# what signs should i look fo in seperation that we might get back together



## timefuse (Dec 4, 2011)

My wife and I have been married 6 years on January 6. We have a 6 year old daughter. My wife had drug problems and ended up in jail about 2 1/2 years ago for aout 5 months. When she got out I seperated from her and started seeing our daughters pre-school teacher. That lasted 3 months. I decided to go back to her and asked if we could work things out. That was a year and half ago and things went ok, but we never really moved back in together. 2 months ago my wife told me she didn't think we would ever be able to be together again. The famous I love you but not in love with you line. After a month of arguments and no progress, i changed my attitude and started trying to be positive about the situation. Since then the last 4 weeks have been full of ups and downs, but we have been spending a lot of time together and she has asked me many nights to stay at her place. We have also been intimate, which had not happened for about 6 months. I guess there is some progress there and I shouldn't give up yet. The thing that really concerns me is that when we are alonw togther she acts totally different around me then when we are in public. When we are in public she makes a pint of letting everyone know that we are married, but just friends right now. I have no reason to believe that she is seeing anyone else. I guess my questoin is a two parter. 1. could her acting differntly in public be just part of her healing process for what happened when I left her last time, or should I be reading more into it? 2. Is the fact that she is asking me to go out with her and to stay nights with her a sign that I should just stay the course because it is making progress?


----------



## justabovewater (Jun 26, 2011)

I'd like to hear the responses you get as I'm asking the same questions. My H and I have been separated since July, but spend alot of time together. He comes over alot to visit (we have two teenagers) so I don't know if he's coming over to visit with them or me or both. We spent Christmas together, have meals together quite often. He invites me and son down quite often for dinner and I do the same. I don't know how to read this. It's been impossible for me to do the no contact thing and I don't want to anyway. I just keep praying that he'll either decide to come back or pull the trigger. Our state requires a 12 month separation before a divorce can be granted, but I don't think that come July he'll be filing for divorce. I'm so confused.


----------



## plasmaguy (Dec 28, 2011)

Hello Timefuse,

I can offer little advice.

What I can offer to you is hope. Keep your chin up. I am just starting my first night of separation and I don't know exactly what I'm in for.

Peace,

PG


----------



## This is me (May 4, 2011)

I am two months of the Wife walking away. We are cordial, meet at least once a week, talk about 3 times a week and our in MC and IC each.
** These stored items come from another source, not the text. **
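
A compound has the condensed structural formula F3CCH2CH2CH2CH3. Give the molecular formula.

C5H9F3

Element totals:
  C: 5
  H: 9
  F: 3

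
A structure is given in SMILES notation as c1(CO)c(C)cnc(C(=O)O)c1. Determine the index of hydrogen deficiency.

Atom tally by fragment:
  pyridine ring core → C:5 H:5 N:1
  (− 3 ring H displaced by substituents)
  + CH2OH → C:1 H:3 O:1
  + CH3 → C:1 H:3
  + COOH → C:1 H:1 O:2
Element totals:
  C: 8
  H: 9
  N: 1
  O: 3
Molecular formula: C8H9NO3.
DoU = (2C + 2 + N − H − X) / 2 = (2·8 + 2 + 1 − 9 − 0) / 2 = 5.

5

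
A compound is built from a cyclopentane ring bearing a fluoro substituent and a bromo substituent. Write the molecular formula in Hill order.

Atom tally by fragment:
  cyclopentane ring core → C:5 H:10
  (− 2 ring H displaced by substituents)
  + F → F:1
  + Br → Br:1
Element totals:
  C: 5
  H: 8
  Br: 1
  F: 1

C5H8BrF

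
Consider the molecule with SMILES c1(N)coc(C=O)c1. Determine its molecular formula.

C5H5NO2

Atom tally by fragment:
  furan ring core → C:4 H:4 O:1
  (− 2 ring H displaced by substituents)
  + NH2 → N:1 H:2
  + CHO → C:1 H:1 O:1
Element totals:
  C: 5
  H: 5
  N: 1
  O: 2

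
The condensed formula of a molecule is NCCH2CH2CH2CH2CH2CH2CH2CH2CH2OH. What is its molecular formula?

Atom tally by fragment:
  NCCH2 → C:2 H:2 N:1
  CH2 → C:1 H:2
  CH2 → C:1 H:2
  CH2 → C:1 H:2
  CH2 → C:1 H:2
  CH2 → C:1 H:2
  CH2 → C:1 H:2
  CH2CH2OH → C:2 H:5 O:1
Element totals:
  C: 10
  H: 19
  N: 1
  O: 1

C10H19NO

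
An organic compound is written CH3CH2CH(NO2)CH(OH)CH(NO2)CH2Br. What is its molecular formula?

C6H11BrN2O5

Element totals:
  C: 6
  H: 11
  Br: 1
  N: 2
  O: 5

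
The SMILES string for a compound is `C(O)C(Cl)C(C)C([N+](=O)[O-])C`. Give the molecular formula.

Atom tally by fragment:
  HOCH2 → C:1 H:3 O:1
  CH(Cl) → C:1 H:1 Cl:1
  CH(CH3) → C:2 H:4
  CH(NO2) → C:1 H:1 N:1 O:2
  CH3 → C:1 H:3
Element totals:
  C: 6
  H: 12
  Cl: 1
  N: 1
  O: 3

C6H12ClNO3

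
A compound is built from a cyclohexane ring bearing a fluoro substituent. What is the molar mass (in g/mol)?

102.15 g/mol

Atom tally by fragment:
  cyclohexane ring core → C:6 H:12
  (− 1 ring H displaced by substituents)
  + F → F:1
Element totals:
  C: 6
  H: 11
  F: 1
Molecular formula: C6H11F.
  M = 6(12.011) + 11(1.008) + 18.998
    = 72.066 + 11.088 + 18.998 = 102.152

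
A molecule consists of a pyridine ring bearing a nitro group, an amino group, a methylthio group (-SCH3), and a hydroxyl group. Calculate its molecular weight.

Atom tally by fragment:
  pyridine ring core → C:5 H:5 N:1
  (− 4 ring H displaced by substituents)
  + NO2 → N:1 O:2
  + NH2 → N:1 H:2
  + SCH3 → C:1 H:3 S:1
  + OH → O:1 H:1
Element totals:
  C: 6
  H: 7
  N: 3
  O: 3
  S: 1
Molecular formula: C6H7N3O3S.
  M = 6(12.011) + 7(1.008) + 3(14.007) + 3(15.999) + 32.06
    = 72.066 + 7.056 + 42.021 + 47.997 + 32.060 = 201.200

201.20 g/mol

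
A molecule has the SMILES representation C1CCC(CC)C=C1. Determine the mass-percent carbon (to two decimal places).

Atom tally by fragment:
  cyclohexene ring core → C:6 H:10
  (− 1 ring H displaced by substituents)
  + C2H5 → C:2 H:5
Element totals:
  C: 8
  H: 14
Molecular formula: C8H14.
Molar mass = 110.200 g/mol.
Mass from C: 8 × 12.011 = 96.088 g/mol.
%C = 96.088 / 110.200 × 100 = 87.19%.

87.19%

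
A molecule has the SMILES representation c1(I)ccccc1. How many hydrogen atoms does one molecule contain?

5

Atom tally by fragment:
  benzene ring core → C:6 H:6
  (− 1 ring H displaced by substituents)
  + I → I:1
Element totals:
  C: 6
  H: 5
  I: 1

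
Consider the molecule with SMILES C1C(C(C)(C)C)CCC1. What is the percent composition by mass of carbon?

85.63%

Atom tally by fragment:
  cyclopentane ring core → C:5 H:10
  (− 1 ring H displaced by substituents)
  + C(CH3)3 → C:4 H:9
Element totals:
  C: 9
  H: 18
Molecular formula: C9H18.
Molar mass = 126.243 g/mol.
Mass from C: 9 × 12.011 = 108.099 g/mol.
%C = 108.099 / 126.243 × 100 = 85.63%.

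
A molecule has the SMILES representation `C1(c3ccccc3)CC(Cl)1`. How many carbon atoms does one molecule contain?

9

Atom tally by fragment:
  cyclopropane ring core → C:3 H:6
  (− 2 ring H displaced by substituents)
  + C6H5 → C:6 H:5
  + Cl → Cl:1
Element totals:
  C: 9
  H: 9
  Cl: 1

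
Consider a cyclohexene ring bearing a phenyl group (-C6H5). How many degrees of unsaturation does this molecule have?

Atom tally by fragment:
  cyclohexene ring core → C:6 H:10
  (− 1 ring H displaced by substituents)
  + C6H5 → C:6 H:5
Element totals:
  C: 12
  H: 14
Molecular formula: C12H14.
DoU = (2C + 2 + N − H − X) / 2 = (2·12 + 2 + 0 − 14 − 0) / 2 = 6.

6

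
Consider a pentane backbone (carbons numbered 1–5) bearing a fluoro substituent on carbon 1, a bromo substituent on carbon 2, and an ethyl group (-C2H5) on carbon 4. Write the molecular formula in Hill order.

Atom tally by fragment:
  FCH2 → C:1 H:2 F:1
  CH(Br) → C:1 H:1 Br:1
  CH2 → C:1 H:2
  CH(C2H5) → C:3 H:6
  CH3 → C:1 H:3
Element totals:
  C: 7
  H: 14
  Br: 1
  F: 1

C7H14BrF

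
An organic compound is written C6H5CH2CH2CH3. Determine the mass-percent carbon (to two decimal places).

Atom tally by fragment:
  benzene ring core → C:6 H:6
  (− 1 ring H displaced by substituents)
  + CH2CH2CH3 → C:3 H:7
Element totals:
  C: 9
  H: 12
Molecular formula: C9H12.
Molar mass = 120.195 g/mol.
Mass from C: 9 × 12.011 = 108.099 g/mol.
%C = 108.099 / 120.195 × 100 = 89.94%.

89.94%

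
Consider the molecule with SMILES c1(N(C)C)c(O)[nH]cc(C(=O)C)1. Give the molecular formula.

C8H12N2O2

Atom tally by fragment:
  pyrrole ring core → C:4 H:5 N:1
  (− 3 ring H displaced by substituents)
  + N(CH3)2 → N:1 C:2 H:6
  + OH → O:1 H:1
  + COCH3 → C:2 H:3 O:1
Element totals:
  C: 8
  H: 12
  N: 2
  O: 2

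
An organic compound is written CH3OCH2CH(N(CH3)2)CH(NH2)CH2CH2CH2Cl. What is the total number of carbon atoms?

Atom tally by fragment:
  CH3OCH2 → C:2 H:5 O:1
  CH(N(CH3)2) → C:3 H:7 N:1
  CH(NH2) → C:1 H:3 N:1
  CH2 → C:1 H:2
  CH2 → C:1 H:2
  CH2Cl → C:1 H:2 Cl:1
Element totals:
  C: 9
  H: 21
  Cl: 1
  N: 2
  O: 1

9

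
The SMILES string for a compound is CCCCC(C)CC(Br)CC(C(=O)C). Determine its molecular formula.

C12H23BrO

Atom tally by fragment:
  CH3 → C:1 H:3
  CH2 → C:1 H:2
  CH2 → C:1 H:2
  CH2 → C:1 H:2
  CH(CH3) → C:2 H:4
  CH2 → C:1 H:2
  CH(Br) → C:1 H:1 Br:1
  CH2 → C:1 H:2
  CH2COCH3 → C:3 H:5 O:1
Element totals:
  C: 12
  H: 23
  Br: 1
  O: 1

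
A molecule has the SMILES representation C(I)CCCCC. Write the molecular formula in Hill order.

C6H13I

Atom tally by fragment:
  ICH2 → C:1 H:2 I:1
  CH2 → C:1 H:2
  CH2 → C:1 H:2
  CH2 → C:1 H:2
  CH2 → C:1 H:2
  CH3 → C:1 H:3
Element totals:
  C: 6
  H: 13
  I: 1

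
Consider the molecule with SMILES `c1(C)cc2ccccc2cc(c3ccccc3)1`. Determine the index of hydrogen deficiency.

Atom tally by fragment:
  naphthalene ring system core → C:10 H:8
  (− 2 ring H displaced by substituents)
  + CH3 → C:1 H:3
  + C6H5 → C:6 H:5
Element totals:
  C: 17
  H: 14
Molecular formula: C17H14.
DoU = (2C + 2 + N − H − X) / 2 = (2·17 + 2 + 0 − 14 − 0) / 2 = 11.

11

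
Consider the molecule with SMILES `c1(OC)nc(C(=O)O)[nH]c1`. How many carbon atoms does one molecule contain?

Atom tally by fragment:
  imidazole ring core → C:3 H:4 N:2
  (− 2 ring H displaced by substituents)
  + OCH3 → C:1 H:3 O:1
  + COOH → C:1 H:1 O:2
Element totals:
  C: 5
  H: 6
  N: 2
  O: 3

5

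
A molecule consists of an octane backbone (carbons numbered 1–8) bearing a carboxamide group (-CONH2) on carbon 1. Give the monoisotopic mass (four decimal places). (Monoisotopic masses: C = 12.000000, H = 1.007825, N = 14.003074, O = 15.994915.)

157.1467

Atom tally by fragment:
  H2NOCCH2 → C:2 H:4 O:1 N:1
  CH2 → C:1 H:2
  CH2 → C:1 H:2
  CH2 → C:1 H:2
  CH2 → C:1 H:2
  CH2 → C:1 H:2
  CH2 → C:1 H:2
  CH3 → C:1 H:3
Element totals:
  C: 9
  H: 19
  N: 1
  O: 1
Molecular formula: C9H19NO.
  M = 9(12.0) + 19(1.007825) + 14.003074 + 15.994915
    = 108.000000 + 19.148675 + 14.003074 + 15.994915 = 157.146664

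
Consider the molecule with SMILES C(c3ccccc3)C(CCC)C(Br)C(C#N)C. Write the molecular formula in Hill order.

C15H20BrN

Atom tally by fragment:
  C6H5CH2 → C:7 H:7
  CH(CH2CH2CH3) → C:4 H:8
  CH(Br) → C:1 H:1 Br:1
  CH(CN) → C:2 H:1 N:1
  CH3 → C:1 H:3
Element totals:
  C: 15
  H: 20
  Br: 1
  N: 1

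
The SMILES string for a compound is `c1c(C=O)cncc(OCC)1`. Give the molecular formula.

C8H9NO2

Atom tally by fragment:
  pyridine ring core → C:5 H:5 N:1
  (− 2 ring H displaced by substituents)
  + CHO → C:1 H:1 O:1
  + OC2H5 → C:2 H:5 O:1
Element totals:
  C: 8
  H: 9
  N: 1
  O: 2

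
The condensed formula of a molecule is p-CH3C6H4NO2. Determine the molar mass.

137.14 g/mol

Element totals:
  C: 7
  H: 7
  N: 1
  O: 2
Molecular formula: C7H7NO2.
  M = 7(12.011) + 7(1.008) + 14.007 + 2(15.999)
    = 84.077 + 7.056 + 14.007 + 31.998 = 137.138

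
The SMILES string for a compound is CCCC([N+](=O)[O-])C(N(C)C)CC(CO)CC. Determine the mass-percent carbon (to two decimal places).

58.51%

Atom tally by fragment:
  CH3 → C:1 H:3
  CH2 → C:1 H:2
  CH2 → C:1 H:2
  CH(NO2) → C:1 H:1 N:1 O:2
  CH(N(CH3)2) → C:3 H:7 N:1
  CH2 → C:1 H:2
  CH(CH2OH) → C:2 H:4 O:1
  CH2 → C:1 H:2
  CH3 → C:1 H:3
Element totals:
  C: 12
  H: 26
  N: 2
  O: 3
Molecular formula: C12H26N2O3.
Molar mass = 246.351 g/mol.
Mass from C: 12 × 12.011 = 144.132 g/mol.
%C = 144.132 / 246.351 × 100 = 58.51%.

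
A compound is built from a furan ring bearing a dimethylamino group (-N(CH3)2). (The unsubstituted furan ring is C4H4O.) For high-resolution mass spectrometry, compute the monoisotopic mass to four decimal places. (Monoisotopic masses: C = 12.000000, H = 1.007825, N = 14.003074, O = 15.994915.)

Atom tally by fragment:
  furan ring core → C:4 H:4 O:1
  (− 1 ring H displaced by substituents)
  + N(CH3)2 → N:1 C:2 H:6
Element totals:
  C: 6
  H: 9
  N: 1
  O: 1
Molecular formula: C6H9NO.
  M = 6(12.0) + 9(1.007825) + 14.003074 + 15.994915
    = 72.000000 + 9.070425 + 14.003074 + 15.994915 = 111.068414

111.0684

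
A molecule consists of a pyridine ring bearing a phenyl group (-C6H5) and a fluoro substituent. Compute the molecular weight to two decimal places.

173.19 g/mol

Atom tally by fragment:
  pyridine ring core → C:5 H:5 N:1
  (− 2 ring H displaced by substituents)
  + C6H5 → C:6 H:5
  + F → F:1
Element totals:
  C: 11
  H: 8
  F: 1
  N: 1
Molecular formula: C11H8FN.
  M = 11(12.011) + 8(1.008) + 18.998 + 14.007
    = 132.121 + 8.064 + 18.998 + 14.007 = 173.190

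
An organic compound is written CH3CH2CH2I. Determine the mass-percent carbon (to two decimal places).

Atom tally by fragment:
  CH3 → C:1 H:3
  CH2 → C:1 H:2
  CH2I → C:1 H:2 I:1
Element totals:
  C: 3
  H: 7
  I: 1
Molecular formula: C3H7I.
Molar mass = 169.993 g/mol.
Mass from C: 3 × 12.011 = 36.033 g/mol.
%C = 36.033 / 169.993 × 100 = 21.20%.

21.20%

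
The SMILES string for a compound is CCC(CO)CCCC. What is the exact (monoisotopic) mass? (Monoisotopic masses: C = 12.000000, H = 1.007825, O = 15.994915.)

130.1358

Atom tally by fragment:
  CH3 → C:1 H:3
  CH2 → C:1 H:2
  CH(CH2OH) → C:2 H:4 O:1
  CH2 → C:1 H:2
  CH2 → C:1 H:2
  CH2 → C:1 H:2
  CH3 → C:1 H:3
Element totals:
  C: 8
  H: 18
  O: 1
Molecular formula: C8H18O.
  M = 8(12.0) + 18(1.007825) + 15.994915
    = 96.000000 + 18.140850 + 15.994915 = 130.135765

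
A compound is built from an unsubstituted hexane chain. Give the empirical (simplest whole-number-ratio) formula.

Atom tally by fragment:
  CH3 → C:1 H:3
  CH2 → C:1 H:2
  CH2 → C:1 H:2
  CH2 → C:1 H:2
  CH2 → C:1 H:2
  CH3 → C:1 H:3
Element totals:
  C: 6
  H: 14
Molecular formula: C6H14.
gcd of subscripts = 2; dividing each by 2:
  C: 6/2 = 3
  H: 14/2 = 7

C3H7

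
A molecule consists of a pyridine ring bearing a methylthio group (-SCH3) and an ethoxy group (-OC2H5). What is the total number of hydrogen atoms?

11

Atom tally by fragment:
  pyridine ring core → C:5 H:5 N:1
  (− 2 ring H displaced by substituents)
  + SCH3 → C:1 H:3 S:1
  + OC2H5 → C:2 H:5 O:1
Element totals:
  C: 8
  H: 11
  N: 1
  O: 1
  S: 1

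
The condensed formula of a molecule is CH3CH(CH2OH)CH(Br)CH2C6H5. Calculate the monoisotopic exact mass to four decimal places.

Atom tally by fragment:
  CH3 → C:1 H:3
  CH(CH2OH) → C:2 H:4 O:1
  CH(Br) → C:1 H:1 Br:1
  CH2C6H5 → C:7 H:7
Element totals:
  C: 11
  H: 15
  Br: 1
  O: 1
Molecular formula: C11H15BrO.
  M = 11(12.0) + 15(1.007825) + 78.918338 + 15.994915
    = 132.000000 + 15.117375 + 78.918338 + 15.994915 = 242.030628

242.0306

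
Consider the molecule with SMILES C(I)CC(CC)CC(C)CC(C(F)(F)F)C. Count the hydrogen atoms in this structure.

22

Atom tally by fragment:
  ICH2 → C:1 H:2 I:1
  CH2 → C:1 H:2
  CH(C2H5) → C:3 H:6
  CH2 → C:1 H:2
  CH(CH3) → C:2 H:4
  CH2 → C:1 H:2
  CH(CF3) → C:2 H:1 F:3
  CH3 → C:1 H:3
Element totals:
  C: 12
  H: 22
  F: 3
  I: 1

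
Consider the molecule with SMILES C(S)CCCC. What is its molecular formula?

C5H12S

Atom tally by fragment:
  HSCH2 → C:1 H:3 S:1
  CH2 → C:1 H:2
  CH2 → C:1 H:2
  CH2 → C:1 H:2
  CH3 → C:1 H:3
Element totals:
  C: 5
  H: 12
  S: 1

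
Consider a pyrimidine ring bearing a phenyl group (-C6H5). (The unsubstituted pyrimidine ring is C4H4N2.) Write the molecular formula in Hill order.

C10H8N2

Atom tally by fragment:
  pyrimidine ring core → C:4 H:4 N:2
  (− 1 ring H displaced by substituents)
  + C6H5 → C:6 H:5
Element totals:
  C: 10
  H: 8
  N: 2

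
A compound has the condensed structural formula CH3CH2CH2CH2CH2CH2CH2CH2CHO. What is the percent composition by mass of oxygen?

11.25%

Element totals:
  C: 9
  H: 18
  O: 1
Molecular formula: C9H18O.
Molar mass = 142.242 g/mol.
Mass from O: 1 × 15.999 = 15.999 g/mol.
%O = 15.999 / 142.242 × 100 = 11.25%.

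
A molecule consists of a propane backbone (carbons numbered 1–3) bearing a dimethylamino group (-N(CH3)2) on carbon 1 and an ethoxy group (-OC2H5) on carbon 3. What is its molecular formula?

Atom tally by fragment:
  (CH3)2NCH2 → C:3 H:8 N:1
  CH2 → C:1 H:2
  CH2OC2H5 → C:3 H:7 O:1
Element totals:
  C: 7
  H: 17
  N: 1
  O: 1

C7H17NO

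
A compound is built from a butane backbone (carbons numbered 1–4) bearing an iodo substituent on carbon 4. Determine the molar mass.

184.02 g/mol

Atom tally by fragment:
  CH3 → C:1 H:3
  CH2 → C:1 H:2
  CH2 → C:1 H:2
  CH2I → C:1 H:2 I:1
Element totals:
  C: 4
  H: 9
  I: 1
Molecular formula: C4H9I.
  M = 4(12.011) + 9(1.008) + 126.904
    = 48.044 + 9.072 + 126.904 = 184.020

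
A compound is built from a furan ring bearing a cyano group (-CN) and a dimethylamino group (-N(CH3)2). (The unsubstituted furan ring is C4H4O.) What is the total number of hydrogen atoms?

Atom tally by fragment:
  furan ring core → C:4 H:4 O:1
  (− 2 ring H displaced by substituents)
  + CN → C:1 N:1
  + N(CH3)2 → N:1 C:2 H:6
Element totals:
  C: 7
  H: 8
  N: 2
  O: 1

8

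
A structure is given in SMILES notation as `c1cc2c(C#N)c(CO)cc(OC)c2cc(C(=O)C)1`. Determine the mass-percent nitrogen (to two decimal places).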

Out MC said we will know when it will be right to move forward or move on. Time and patience.


----------



## Yummy2011 (Jun 1, 2011)

This is coming from someone who was in a similar situation until recently...don't read into anything! Enjoy the time and then keep living for yourself. This might not be what you want to hear but don't get your hopes up. Just be calm, remember her "not in love" line and just be cautious. My ex and I did the same thing, spent nights together, dinner with the kids, intimate times and guess what? There was someone else. And he gravitated to her. True I was a b*tch at times but hey, he walked out on me while I was pregnant and got a new chick immediately. 

So just enjoy the time and be cautious!!
_Posted via Mobile Device_


----------



## faithaqua (Nov 28, 2011)

I think that the advice you are getting to be careful is wise. It's hard to let something/someone go but there are processes to it all. I agree that you should stay in the moment and enjoy it, that's probably why it's 'working'---this is the easy part--dating--marriage is hard. My husband left back in October, we slept together in November a couple of times, he broke it off again, and then contacted me at the beginning of December---"I miss you" "don't want to be selfish but I don't want you totally out of my life" oh and by the way he doesn't want any "emotions"
I am keeping the focus on me, enjoying the attention (which I didn't get while we were living together) and I take comfort in the FACT that we are still married and he is still my husband. Look out for yourself---your ex and mine certainly are.
Be careful :iagree:


----------